[MLS FRIDAY SPOTLIGHT] Amid all the discussion and debate about who should play where in Seattle’s attacking array, one element is left out because
he’s usually in: Steve Zakuani.
He’s not guaranteed a starting spot, but he usually earns it. In his third season since leaving the University of Akron, Zakuani is the speedy, daring, aggressive winger who can blow open the back line to get in a cross or shot. Head coach Sigi Schmid occasionally will flip him from the left side (he’s a lefty) to the right and the option to come inside is always available.
The Sounders have won only one of six games (1-2-3) as they prepare to face defending champion Colorado Friday (9:30 p.m., FSC) at Dicks’ Sporting Goods Park. Zakuani thinks that record is deceiving and that pretty soon, Seattle will start converting ties into wins.
“Sometimes you think a point on the road is a point won, sometimes it is a point lost,” he said after a 2-2 tie in San Jose. “Tonight, this was a point lost for us. Tonight was a really good performance on the road against a really good team. When you come in, and played the way we played, you’re disappointed, because the three points was there for us to take.”
A 1-0 loss to Los Angeles in the season opener predicated a three-game stretch without a win that -- along with striker Blaise Nkufo’s abrupt departure just hours before the Galaxy game -- prompted speculation things were spinning out of control. Zakuani refutes that notion.
“We have a young team, a team that believes in itself, and a coach who always goes out to win,” says the 23-year-old Zakuani, who was born in Kinshasa, Congo, and raised in London and led the college ranks in goals (20) for Akron prior to signing with MLS for the 2009 SuperDraft, in which he was the No. 1 pick. “As long as my coach and my teammates and the organization are not panicking, I’m not going to panic. I just think we have a lot of talent on this team and eventually it’s going to turn around.”
Of his own accord, he’s determined to be more of a leader this year, which is a continuance of a zealous, demanding persona that emerged in 2010, particularly as the Sounders struggled through a rough first half of the season.
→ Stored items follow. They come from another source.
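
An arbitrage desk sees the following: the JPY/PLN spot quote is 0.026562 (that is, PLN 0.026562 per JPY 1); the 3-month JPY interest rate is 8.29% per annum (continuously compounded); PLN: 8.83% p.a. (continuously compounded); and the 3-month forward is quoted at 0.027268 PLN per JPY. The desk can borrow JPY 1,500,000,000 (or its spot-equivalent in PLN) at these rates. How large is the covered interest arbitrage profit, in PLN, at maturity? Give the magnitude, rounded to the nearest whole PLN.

PLN 1,026,225

T = 3/12 years.
Invest the JPY and cover forward: 1,500,000,000 × 1.0209412542 × 0.027268 = PLN 41,758,539.18.
Convert at spot and invest in PLN: 1,500,000,000 × 0.026562 × 1.0223204556 = PLN 40,732,313.91.
The quoted forward overvalues JPY, so borrow PLN, buy JPY at spot, deposit the JPY at 8.29%, and sell the proceeds forward at 0.027268.
Arbitrage profit = |41,758,539.18 − 40,732,313.91| = PLN 1,026,225.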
“I would say yes, and maybe I put it more on myself than [Coach] Sigi [Schmid] does,” he says. “It’s just one of those things where you grow. Last year was my second year and I was more vocal, more demonstrative than I was in my first year, and I think it’s the same thing my third season.”
In the last two games, Seattle has beaten Chicago, 2-1, for its first win of the season and last weekend snatched a point in Philly when Alvaro Fernandez nodded home a Montero cross in stoppage time; definitely “a point won,” in Zakuani’s terms.
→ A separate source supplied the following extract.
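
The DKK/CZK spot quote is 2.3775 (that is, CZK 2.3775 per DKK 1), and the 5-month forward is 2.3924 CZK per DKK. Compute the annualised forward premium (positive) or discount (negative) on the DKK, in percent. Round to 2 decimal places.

T = 5/12 years.
Period premium: (2.3924 − 2.3775)/2.3775 = 0.0062671.
Annualise by dividing by T: 0.0062671 / (5/12) = 0.015041 → 1.50%.

+1.50%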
Zakuani and O’Brian White lead the team with two goals apiece. Montero and Nate Jaqua have yet to net a goal. Last year he tied – with Montero -- for the team lead in league goals with 10, to go along with six assists.
Regardless of who he plays with, Zakuani wants to confirm his reputation as a goalscorer as much as a setup man.
“I should be able to score 10 goals this year and make other teams see me as a goalscoring threat,” he says. “Primarily I’m a midfielder and I’m supposed to give assists. It depends on the game, but I definitely feel I can contribute for this team more than I did last year. I want to keep progressing and I’m one of the guys who has been here all three seasons.
“We know each other pretty well and we like the coach and here in Seattle, this is a place I feel comfortable. I think I’ve built something for myself the past two and a half years and I’ve just got to keep going.”